Выбрать главу

Такого с ним никогда не было: это рассказывал ему школьный товарищ Володя Михеев. А он пересказал. Если бы его спросили зачем, он не смог бы вразумительно ответить. Ему было неудобно признаться в том, что он всегда был обеспеченным человеком. Но кто в это поверит?! Например, в то, что ему стыдно, что в своих нередких командировках за границу он получает в день, сколько тот же Володя зарабатывает в школе за месяц? Он понимал, что у него очень ответственная и важная работа, но понимал и то, что работа врача и учителя тоже дорогого стоит.
- Так вы учитель?! – удивилась Наташа.
       Он ответил, что давно ушёл из школы. И потому что безденежье замучило. И из-за того, что с каждым годом детей, которые хотят учиться, становилось всё меньше, а заставлять остальных, хоть что-то делать - всё труднее. Это были Володины слова, и Наташа согласилась с ними.
- Если и дальше так платить будут, - сказала Света, - я вообще не знаю, кто в школе останется. Только такие ненормальные, как Наташка. Вы бы знали, с каким трудом я её забрала оттуда.
- Свет, ты же знаешь, если б не мои Люда и Сашка, я бы не ушла, - ответила Наташа.
- И я б николы нэ пишла з ликарни. А що робыты, якщо дитэй годуваты нэма чым? Хиба можна працюваты, и кожному хворому у кышэню дывыться: подасть чи ни? – сказала Света и тут же спросила, - Сергей, вас не раздражает, что я то по-русски, то по-украински говорю?
Он ответил, что совсем нет. Ему, наоборот, очень нравилось: не так часто приходилось слышать правильную украинскую речь. А у Светы она ещё и по-особому, очень мелодично звучала.

       Они разговорились о детях. Он рассказывал о дочери. Как в детстве возил её на танцы и английский, ходил с ней в бассейн и на выставки. Что она уже вышла замуж и ушла жить к мужу. Как он скучает по ней. Что даже заезжал к ней на работу в редакцию и водил обедать в кафе или ресторан. А потом, увидев, что она, хоть и старается не показать ему, всё же тяготится его появлениями, перестал навязываться. Похвастал, что она хорошая журналистка, и назвал газету, в которой она работает. Пожаловался, что никак не соберётся родить ему внука или внучку. Вместо внуков подарила им с женой котёнка за триста долларов.

       Наташу очень тронула та теплота, с которой он говорил о дочери. Это особенно звучало для неё именно сейчас, когда её собственный муж (слава богу, наконец-то бывший) не только не приехал на свадьбу дочери, но даже не поздравил её. 

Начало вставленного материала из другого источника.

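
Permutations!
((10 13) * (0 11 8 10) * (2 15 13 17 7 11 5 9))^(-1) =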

       Оказалось, что Света и Наташа жили в городе, в котором Сергей бывал в командировках. Ему было приятно вспоминать то время. Готовился пуск блока, и они дневали и ночевали на станции. Он гордился, что иногда по ночам за ними в гостиницу присылали машину. И город запомнился ему. Чистотой. Уютом и вкусной едой в кафешках. Непривычной мягкостью воды, такой, что плохо смывалось мыло. А ещё доброжелательностью людей: совершенно незнакомые часто подвозили его со станции, категорически отказываясь от денег.
       Сергей давно так много не говорил, а потому удивлялся себе и радовался, что женщинам с ним не скучно. Вспоминал и службу в армии, случаи в электричках. Как ему зимой, когда вытаскивал из вагона сильно перебравшего сослуживца, прищемило дверьми голову. И он так и ехал до следующей станции, обозревая окрестности. До сих пор перед глазами изумлённое лицо пожилой стрелочницы. 
       И слушать ему было интересно: Наташа рассказывала забавные моменты, происходившие на уроках и экзаменах, чувствовалось, что она любит детей и до сих пор скучает по школе. А ещё она с болью говорила, как её предметы - русский язык и литературу - выбросили из школьной программы.
- Я, хоч и щира, як ты кажеш, українка, - сказала Света, - и дужэ люблю свою мову, алэ, гэть, не розумию, кому росийська заважала. И какая дубина придумала, чтобы дети Чехова, Толстого, и тем более Пушкина, на украинском читали…

       Сергей вдруг поймал себя на том, что жалеет, что не работал, как Володя в школе, и не может поддерживать этот разговор. Ведь тогда ему было бы легче понравиться. Нет, не Свете, как ему хотелось вначале. А именно Наташе. Она с каждой минутой всё больше волновала его. Словами и мягкими движениями рук, порой задумчивым и неожиданно печальным выражением лица. А больше всего, улыбкой: искренней и открытой. То удивлённо-наивной, то озорной. Он испытал что-то вроде ревности, когда она пригласила к ним в купе телевизионщика. Наташа узнала его в тамбуре, куда они вышли покурить.